Özcan Deniz, aşk filmleri üzerine bir sinema kariyeri inşa eden ve uyarlamalara da sıcak bakan bir sinemacı. Daha önce Kore filmi A Moment to Remember'ı Evim Sensin adıyla uyarlamıştı. Şimdi de 2011 Kolombiya-İspanya ortak yapımı The Hidden Face'i Öteki Taraf adıyla uyarlıyor.
Karmaşık ve sürprizli bir hikayesi var filmin. Ama kabaca sevgilisi Ece (Aslı Enver) tarafından ansızın terk edilen Çetin'in (Özcan Deniz) yaşadıklarını izliyoruz. Ece'nin onu neden terk ettiğini bir türlü anlamayan, ayrılık acısı çekerken eski sevgilisi Sara'ya (Meryem Uzerli) sığınan ve onunla evlenmeye karar veren Çetin bir noktada, olayların farklı cereyan ettiğini seziyor. Sonra da Ece'nin kaybolduğuna ikna olup onu aramaya başlıyor.
Öteki Taraf, zekice hikayesiyle (ki bu noktada övgüleri The Hidden Face'in senaristleri hak ediyor) seyirci ilgisini diri tutan bir yapım. Deniz önceki filmlerinden farklı olarak aşk ve ilişkilerin karanlık yüzüne odaklanıyor. Karakterleri adeta kıskançlık, ihtiras, intikam gibi kötücül duyguların esiri olmuş. Filmin, insanın içindeki bu duyguların, dizginlenmediği zaman nelere yol açtığını göstermesi bakımından ilginç bir hikaye anlattığını söylemek gerek. Psikolojik gerilim türündeki yapım açıkçası seyirciyi avucunun içine almayı başarıyor. Deniz'in İkinci Şans'ta iyice su yüzüne çıkan yönetmenlik becerisini iyi bir şekilde kullanmasının da bunda katkısı var elbet. Deniz kendi sinema macerasında bir tür filmi çekerek yeni bir parantez açıyor. Gişe garantili formül filmi çekmek yerine, gösterildiği zaman övgüler alan bir yabancı filmi 'namuslu' bir şekilde uyarlıyor.
AKSANI DEZAVANTAJI
Gelelim oyunculuklara Aslı Enver iyi bir iş çıkarıyor. Özcan Deniz ise sürekli rol arkadaşlarına alan açan bir performans sergiliyor. Meryem Uzerli ise Türkiye'deki sinema kariyerinin en iyi oyunculuğunu ortaya koyuyor. Ama Meryem Uzerli demişken bir iki laf edelim. Her filmde aynı aksanla konuşması onun artık dezavantajı haline geliyor. Türkiye'deki oyuncuların karaktere uygun 'ağız arayışları' düşünüldüğünde Uzerli'nin de bu çabaya girmemesi için bir neden yok.

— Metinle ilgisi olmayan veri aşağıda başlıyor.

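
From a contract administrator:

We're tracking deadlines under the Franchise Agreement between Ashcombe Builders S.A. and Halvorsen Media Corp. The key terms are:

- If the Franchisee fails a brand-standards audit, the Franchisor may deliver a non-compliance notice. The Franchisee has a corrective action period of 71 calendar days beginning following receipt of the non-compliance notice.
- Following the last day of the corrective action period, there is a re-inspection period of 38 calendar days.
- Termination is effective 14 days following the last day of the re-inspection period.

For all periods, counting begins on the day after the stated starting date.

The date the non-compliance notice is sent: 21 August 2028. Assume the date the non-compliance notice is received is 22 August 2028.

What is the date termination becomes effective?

23 December 2028

The last day of the corrective action period: 22 August 2028 + 71 days = 1 November 2028.
Adding 38 calendar days to 1 November 2028 gives 9 December 2028, which is the last day of the re-inspection period.
Adding 14 calendar days to 9 December 2028 gives 23 December 2028, which is the date termination becomes effective.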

Sonuçta Öteki Taraf, tür sinemasını sevenleri tatmin edecek, ama tür sinemasına alışık olmayanları da psikolojik gerilim dünyasına rahatlıkla sokacak bir yapım...
BU ADAMLARIN FEDAKARLIĞINA ŞAPKA ÇIKARILIR
Tron Efsanesi ve Oblivion ile tanıdığımız yönetmen Joseph Kosinski, Korkusuzlar'da ABD'de Arizona eyaletinin Prescott bölgesinde orman yangınlarına müdahale eden itfaiyecilerin hikayesini anlatıyor.

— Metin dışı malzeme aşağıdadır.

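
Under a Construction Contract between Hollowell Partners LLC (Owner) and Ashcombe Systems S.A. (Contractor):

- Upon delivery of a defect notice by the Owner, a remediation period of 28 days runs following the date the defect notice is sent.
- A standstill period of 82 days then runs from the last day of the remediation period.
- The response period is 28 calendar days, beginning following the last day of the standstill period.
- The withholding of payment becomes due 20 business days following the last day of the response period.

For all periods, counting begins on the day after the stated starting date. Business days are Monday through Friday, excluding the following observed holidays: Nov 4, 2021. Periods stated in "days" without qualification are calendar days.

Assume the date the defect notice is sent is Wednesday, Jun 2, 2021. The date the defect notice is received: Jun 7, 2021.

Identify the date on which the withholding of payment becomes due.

Nov 16, 2021

The last day of the remediation period: 28 calendar days after Jun 2, 2021 is Jun 30, 2021.
The last day of the standstill period: Jun 30, 2021 + 82 days = Sep 20, 2021.
The last day of the response period: Sep 20, 2021 + 28 days = Oct 18, 2021.
From Monday, Oct 18, 2021, 20 business days (Oct 19, Oct 20, Oct 21, Oct 22, …, Nov 12, Nov 15, Nov 16, skipping weekends and the listed holiday on Nov 4) brings us to Tuesday, Nov 16, 2021, which is the date on which the withholding of payment becomes due.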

Ateşle mücadele eden itfaiyecilerin fedakarlık üzerine kurulu hayatları aslında zaman zaman sinemanın ilgisini çekti. Ama genelde şehir yangınlarına müdahale eden ekiplerin yaşadıkları anlatıldı sinemada. Korkusuzlar'da farklı olarak orman yangınlarına müdahale eden bir ekibin yaşadıklarını izliyoruz. Filmde bu adamların birbirleriyle, aileleriyle, hayatla kurdukları ilişkilerin göbeğinde mesleklerinin getirdiği tehlikenin nasıl belirleyici olduğu, yer yer dramatik yer yer epik bir şekilde anlatılıyor.
Kosinski, klasik bir anlatımı tercih ediyor. Öyle çok da sinematik gösterişin peşinden koşmuyor. Bu da anlatılan hikayenin daha da önplanda olmasını sağlıyor. Bunun elbet bir sebebi var. O da yaşanmış gerçek hikayenin etkisini öne çıkarmak. Açıkçası kadrosunda Josh Brolin, Jennifer Connelly, Jeff Bridges, Andie MacDowell, Miles Teller, James Badge Dale gibi isimlerin olduğu ve iyi performanslar sergiledikleri, eli yüzü düzgün ve yer yer etkileyici bir yapım.